The issue of how members become “Chreasters” – people who attend at Christmas and Easter – was raised by George Bullard in the American Baptist Press.

The members he focuses on were once regular attenders: they were involved in Sunday School and were active in the congregation. Bullard writes,

Then something happened. I do not know what. If some people who keep up with them on a regular basis know, they are not telling.  Whatever it is, it has not led them to leave our congregation and connect with another one. It has just led them to become inactive.

Bullard goes on to explain a few potential reasons why these members may have become inactive – family changes, personal crises, disagreements with other congregants, and issues with individual sin.

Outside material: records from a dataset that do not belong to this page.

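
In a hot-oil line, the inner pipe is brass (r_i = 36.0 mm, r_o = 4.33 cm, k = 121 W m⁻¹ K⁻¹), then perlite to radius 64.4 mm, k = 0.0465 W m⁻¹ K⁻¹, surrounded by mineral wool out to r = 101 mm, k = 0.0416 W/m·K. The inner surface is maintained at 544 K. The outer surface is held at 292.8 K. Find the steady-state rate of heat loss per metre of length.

Q' = 81.5 W/m

Series thermal resistances, inner to outer:
  R'_brass = ln(0.0433/0.0360)/(2πk) = 0.1846/(2π·121) = 2.429×10^-4 m·K/W
  R'_perlite = ln(0.0644/0.0433)/(2πk) = 0.3970/(2π·0.0465) = 1.359 m·K/W
  R'_mineral wool = ln(0.101/0.0644)/(2πk) = 0.4500/(2π·0.0416) = 1.722 m·K/W
ΣR = 2.429×10^-4 + 1.359 + 1.722 = 3.081 m·K/W
Q' = ΔT/ΣR = (544 K − 292.8 K)/3.081 = 81.5 W/m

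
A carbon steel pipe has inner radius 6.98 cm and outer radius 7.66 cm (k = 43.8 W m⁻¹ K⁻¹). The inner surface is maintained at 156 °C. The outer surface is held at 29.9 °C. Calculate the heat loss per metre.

Q' = 2πk·ΔT/ln(r₂/r₁) = 2π × 43.8 × 126.1 / ln(0.0766/0.0698) = 3.73×10^5 W/m

Q' = 3.73×10^5 W/m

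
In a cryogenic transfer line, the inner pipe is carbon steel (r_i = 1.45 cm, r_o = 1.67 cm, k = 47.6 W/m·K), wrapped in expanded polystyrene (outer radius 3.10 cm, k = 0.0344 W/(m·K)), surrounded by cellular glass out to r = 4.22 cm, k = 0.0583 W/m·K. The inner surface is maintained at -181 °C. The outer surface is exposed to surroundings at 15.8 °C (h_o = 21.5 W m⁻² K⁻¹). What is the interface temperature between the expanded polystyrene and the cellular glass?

T = -35.8 °C

Series thermal resistances, inner to outer:
  R'_carbon steel = ln(0.0167/0.0145)/(2πk) = 0.1413/(2π·47.6) = 4.723×10^-4 m·K/W
  R'_expanded polystyrene = ln(0.0310/0.0167)/(2πk) = 0.6186/(2π·0.0344) = 2.862 m·K/W
  R'_cellular glass = ln(0.0422/0.0310)/(2πk) = 0.3084/(2π·0.0583) = 0.8420 m·K/W
  R'_conv,out = 1/(2πr h) = 1/(2π·0.0422·21.5) = 0.1754 m·K/W
ΣR = 4.723×10^-4 + 2.862 + 0.8420 + 0.1754 = 3.880 m·K/W
Q' = ΔT/ΣR = (-181 °C − 15.8 °C)/3.880 = -50.72 W/m
From the inner boundary to the expanded polystyrene/cellular glass interface, ΣR_partial = 2.862 m·K/W.
T_interface = T_in − Q'·ΣR_partial = -181 °C − (-50.72)(2.862) = -35.8 °C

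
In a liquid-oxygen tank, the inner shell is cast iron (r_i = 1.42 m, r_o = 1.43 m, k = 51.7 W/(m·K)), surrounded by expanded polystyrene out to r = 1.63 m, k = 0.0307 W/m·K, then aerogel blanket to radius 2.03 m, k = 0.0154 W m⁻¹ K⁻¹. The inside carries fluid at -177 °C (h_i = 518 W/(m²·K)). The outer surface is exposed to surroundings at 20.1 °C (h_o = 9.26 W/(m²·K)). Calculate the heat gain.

Resistance network (inner→outer):
  R_conv,in = 1/(4πr²h) = 1/(4π·1.42²·518) = 7.619×10^-5 K/W
  R_cast iron = (1/1.42 − 1/1.43)/(4πk) = 0.004925/(4π·51.7) = 7.580×10^-6 K/W
  R_expanded polystyrene = (1/1.43 − 1/1.63)/(4πk) = 0.08580/(4π·0.0307) = 0.2224 K/W
  R_aerogel blanket = (1/1.63 − 1/2.03)/(4πk) = 0.1209/(4π·0.0154) = 0.6247 K/W
  R_conv,out = 1/(4πr²h) = 1/(4π·2.03²·9.26) = 0.002085 K/W
ΣR = 7.619×10^-5 + 7.580×10^-6 + 0.2224 + 0.6247 + 0.002085 = 0.8493 K/W
Q = ΔT/ΣR = (-177 °C − 20.1 °C)/0.8493 = -232 W
(Negative Q ⇒ heat flows inward; heat gain = 232 W.)

Q = 232 W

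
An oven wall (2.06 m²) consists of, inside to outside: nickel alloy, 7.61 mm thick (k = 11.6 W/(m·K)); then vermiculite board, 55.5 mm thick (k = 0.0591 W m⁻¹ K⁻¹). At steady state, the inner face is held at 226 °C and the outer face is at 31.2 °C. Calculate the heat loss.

Resistance network (inner→outer):
  R_nickel alloy = L/(kA) = 0.00761/(11.6·2.06) = 3.185×10^-4 K/W
  R_vermiculite board = L/(kA) = 0.0555/(0.0591·2.06) = 0.4559 K/W
ΣR = 3.185×10^-4 + 0.4559 = 0.4562 K/W
Q = ΔT/ΣR = (226 °C − 31.2 °C)/0.4562 = 427 W

Q = 427 W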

If your congregation discovered it had a large number of “Chreasters,” how would you want to explore that issue? You may want to examine what caused them to become Chreasters, whether it was one of the causes Bullard outlines or a different concern. Perhaps you may want to question what, if anything, the congregation would need to do to commit more time and presence to the congregation. You may want to ask these marginal members how they view the religious community from their perspective. You’ll likely get new and often unheard voices contributing to the discussions about the health and vitality of the congregation. What other questions would be useful to ask to these parishioners? And how would you reach out to them in ways that wouldn’t alienate them, but assure them that their voice is important to the broader view of the congregation.